Salutary Neglect
Salutary Neglect
SALUTARY NEGLECT. In the generation of British politicians that arose after the end of the War of the Spanish Succession (1701–1714), management of domestic politics, especially in Parliament, was more important than the close supervision of overseas colonies. Accommodation of interests and the promotion of trade were valued more highly than strict enforcement of the Navigation Acts or confrontation over new policy initiatives, so much so that the years after the rise of Robert Walpole as the king's chief minister in 1721, to about the middle of the eighteenth century, were called a period of "salutary neglect." To be sure, when serious conflicts of interest arose, the concerns of North American colonists were subordinated.
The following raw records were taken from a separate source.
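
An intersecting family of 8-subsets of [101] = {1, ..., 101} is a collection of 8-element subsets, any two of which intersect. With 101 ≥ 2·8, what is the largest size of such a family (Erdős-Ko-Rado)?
max |F| = C(100, 7) = 16007560800

The Erdős-Ko-Rado theorem states: for n ≥ 2k, an intersecting family of k-subsets of an n-element set has size at most C(n − 1, k − 1), with equality for 'star' families {A ⊆ [n] : |A| = k, i ∈ A} (fix an element i). For n = 101, k = 8: C(100, 7) = 16007560800.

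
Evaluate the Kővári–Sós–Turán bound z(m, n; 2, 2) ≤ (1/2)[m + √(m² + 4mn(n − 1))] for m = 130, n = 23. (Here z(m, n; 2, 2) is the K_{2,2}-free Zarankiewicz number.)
z(130, 23; 2, 2) ≤ (1/2)[130 + √(130² + 4·130·23·22)] = (1/2)[130 + √280020] = 329.5846

Kővári–Sós–Turán: let r_1, ..., r_130 be the row sums and z = Σ r_i the total number of 1s. Each pair of columns can share at most one row with both entries 1 (else a 2×2 all-ones block appears), so Σ_i C(r_i, 2) ≤ C(23, 2) = 253. By convexity Σ_i C(r_i, 2) ≥ 130·C(z/130, 2) = z(z − 130)/(2·130), giving z² − 130z − 130·23·22 ≤ 0 and hence z ≤ (1/2)[130 + √(16900 + 4·65780)] = (1/2)[130 + √280020] ≈ (1/2)(130 + 529.1692) = 329.5846.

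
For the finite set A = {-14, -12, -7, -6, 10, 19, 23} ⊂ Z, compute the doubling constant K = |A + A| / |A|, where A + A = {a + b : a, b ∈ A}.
K = |A + A| / |A| = 28/7 = 4

Enumerate A + A = {a + b : a, b ∈ A}. With |A| = 7, there are |A|^2 = 49 ordered sum pairs; collecting distinct values, A + A = {-28, -26, -24, -21, -20, -19, -18, -14, -13, -12, -4, -2, 3, 4, 5, 7, 9, 11, 12, 13, 16, 17, 20, 29, 33, 38, 42, 46}, so |A + A| = 28. Thus K = 28/7 = 4. For comparison, the minimum possible |A + A| over all 7-element sets is 2·7 − 1 = 13 (so min K = 13/7), attained only by arithmetic progressions.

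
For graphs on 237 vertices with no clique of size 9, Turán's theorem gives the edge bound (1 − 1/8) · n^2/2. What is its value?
Turán density bound = (7/8) · 237^2/2 = 393183/16 ≈ 24573.9375

Turán's theorem: ex(n, K_{r+1}) is achieved by the complete r-partite Turán graph T(n, r) with parts as balanced as possible, and is at most (1 − 1/r) · n^2/2. For r = 8, n = 237: the density bound is (7/8) · 56169/2 = 393183/16 ≈ 24573.9375. The integer-valued extremum is e(T(237, 8)) = 24573, which is strictly less than the density bound 393183/16 since 8 ∤ 237 (the parts of T(237, 8) cannot all be equal).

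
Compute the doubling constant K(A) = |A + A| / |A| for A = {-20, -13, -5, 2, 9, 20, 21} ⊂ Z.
K = |A + A| / |A| = 25/7

Enumerate A + A = {a + b : a, b ∈ A}. With |A| = 7, there are |A|^2 = 49 ordered sum pairs; collecting distinct values, A + A = {-40, -33, -26, -25, -18, -11, -10, -4, -3, 0, 1, 4, 7, 8, 11, 15, 16, 18, 22, 23, 29, 30, 40, 41, 42}, so |A + A| = 25. Thus K = 25/7. For comparison, the minimum possible |A + A| over all 7-element sets is 2·7 − 1 = 13 (so min K = 13/7), attained only by arithmetic progressions.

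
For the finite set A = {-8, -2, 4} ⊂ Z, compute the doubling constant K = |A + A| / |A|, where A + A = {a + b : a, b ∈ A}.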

In the Hat Act of 1732, English hatters won from Parliament a prohibition against the production of hats in the colonies. In the Molasses Act of 1733, British West Indian sugar planters influenced Parliament to levy a higher duty on sugar from the French islands as the price of allowing North Americans to continue importing a non-British-produced commodity. Nonetheless, local elites in the colonies were able to prosper, consolidate their positions, and become self-aware in a time when the burden of empire was comparatively light. By mid-century, when this period began to come to an end after the Treaty of Aix-la-Chapelle, colonial elites had come to view "salutary neglect" as the correct state of affairs between the mother country and the North American colonies. Many colonists believed they participated in the crisis of the final French and Indian war as junior partners rather than subordinates, and thus were stunned when, after 1763, the imperial government began to enforce regulations and generate new ways of mulcting the colonial economies.
BIBLIOGRAPHY
Henretta, James A. "Salutary Neglect:" Colonial Administration under the Duke of Newcastle. Princeton, New Jersey: Princeton University Press, 1972.